Pour une démocratie, il n’y a pas d’alternative à la liberté de circulation et d’établissement. Le principe est simple : les frontières doivent être ouvertes pour permettre la circulation des personnes, selon leurs envies et les opportunités qui leurs sont proposées. Refusée aux esclaves, aux serfs, aux citoyen/nes des dictatures, la liberté d’aller et venir est un des droits fondamentaux des êtres humains. La Déclaration universelle des droits de l’Homme de 1948 (article 13-1) reconnaît le droit de quitter son pays.

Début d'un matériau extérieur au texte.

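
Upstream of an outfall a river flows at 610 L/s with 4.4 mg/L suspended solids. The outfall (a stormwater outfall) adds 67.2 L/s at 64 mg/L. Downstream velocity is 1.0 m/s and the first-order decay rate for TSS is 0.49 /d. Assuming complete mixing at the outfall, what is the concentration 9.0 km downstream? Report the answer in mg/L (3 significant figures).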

Le Cnir rappelle que Les Verts doivent porter le projet d’une autre politique européenne de l’immigration. Pour l’élaboration du projet pour 2012, les principes ci-dessous sont indispensables :
Régulariser tous les sans-papiers : à trois reprises en vingt ans, des régularisations nombreuses ont eu lieu en France. L’Espagne, la Grèce, l’Italie, le Portugal ont procédé ces dernières années à des régularisations plus massives. Contrairement à ce que répète Nicolas Sarkozy, ces régularisations n’ont pas été des « appels d’air », le flux migratoire varie peu au gré des événements politiques, économiques ou climatiques. Les régularisations au cas par cas impliquent l’arbitraire et laissent dans la précarité le plus grand nombre, soumis aux exploitations et aux trafics mafieux.

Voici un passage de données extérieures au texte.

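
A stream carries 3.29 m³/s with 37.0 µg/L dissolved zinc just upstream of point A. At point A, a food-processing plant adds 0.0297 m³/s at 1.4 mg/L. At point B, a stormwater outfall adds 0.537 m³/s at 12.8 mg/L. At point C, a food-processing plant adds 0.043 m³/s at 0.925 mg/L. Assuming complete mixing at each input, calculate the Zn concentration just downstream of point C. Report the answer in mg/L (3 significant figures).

1.81 mg/L

37.0 µg/L = 0.037 mg/L.
After input A: C = (3.29·0.037 + 0.0297·1.4) / 3.32 = 0.04919 mg/L.
After input B: C = (3.32·0.04919 + 0.537·12.8) / 3.857 = 1.825 mg/L.
After input C: C = (3.857·1.825 + 0.043·0.925) / 3.9 = 1.815 mg/L.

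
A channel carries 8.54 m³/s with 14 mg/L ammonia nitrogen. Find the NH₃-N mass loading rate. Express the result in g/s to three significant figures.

120 g/s

Mass flux = Q·C = 8.54 m³/s × 14 g/m³ = 119.6 g/s.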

Supprimer le Ministère de l’Immigration, de l’Identité nationale et du Développement solidaire : il faut supprimer ce Ministère de « la chasse aux immigrés » pour construire sereinement d’autre approches de la problématique migratoire et des rapports Nord-Sud.
Faire bénéficier les migrantes et migrants du droit commun : dépénaliser le séjour irrégulier et amnistier toutes les condamnations relatives au séjour irrégulier ; supprimer définitivement la double peine ; renoncer aux centres de rétention et autres zones d’attente.

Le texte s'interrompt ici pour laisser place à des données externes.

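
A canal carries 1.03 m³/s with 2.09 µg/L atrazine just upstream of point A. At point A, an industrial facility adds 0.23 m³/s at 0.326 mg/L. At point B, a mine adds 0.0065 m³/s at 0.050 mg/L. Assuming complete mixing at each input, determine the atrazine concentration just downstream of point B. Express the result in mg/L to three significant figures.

0.0612 mg/L

2.09 µg/L = 0.00209 mg/L.
After input A: C = (1.03·0.00209 + 0.23·0.326) / 1.26 = 0.06122 mg/L.
After input B: C = (1.26·0.06122 + 0.0065·0.05) / 1.266 = 0.06116 mg/L.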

Signer, ratifier et appliquer la « Convention internationale des Nations Unies sur la protection des droits des travailleurs migrants et des membres de leur famille » et, en conséquence, aligner le droit à vivre en famille des étranger/es sur celui des Français/es.
Lutter contre les filières d’immigration mafieuses et les différentes formes d’exploitation de la situation précaire des immigré/es.
Mettre en place une politique d’accueil, de suivi et d’accompagnement des primo-arrivantEs : dans l’apprentissage de la langue, l’éducation, la santé, le logement….
Assurer le droit d’asile dans l’esprit de la Convention de Genève : l’appliquer en particulier aux victimes de persécutions liées au genre (mariages forcés, violences et mutilations sexuelles…) ou à l’orientation sexuelle.
Participer au développement d’un débat international sur les droits des réfugiés climatiques (élargissement de la Convention de Genève ou adoption d’une Convention spécifique).
Tendre au niveau européen vers la liberté de circulation, de travail et d’établissement permettant de valoriser les migrations au bénéfice de toutes et tous.
Délivrer uniquement des visas de long séjour à entrées multiples : pour défendre le droit d’entrée, motiver les refus de visas.
Réaliser la citoyenneté de résidence par l’octroi du droit de vote et d’éligibilité à tou/tes les étranger/es à toutes les élections, faciliter l’accès à la nationalité française et lutter plus efficacement contre les discriminations.
La mise en œuvre de ces principes suppose une refonte totale du Code de l’entrée et du séjour des étrangers et du droit d’asile (CESEDA), qui devra être faite par le prochain gouvernement soutenu par Les Verts et le rassemblement des écologistes.
Dans l’immédiat, Les Verts appellent, en lien avec les associations, à se mobiliser contre le projet de loi Besson.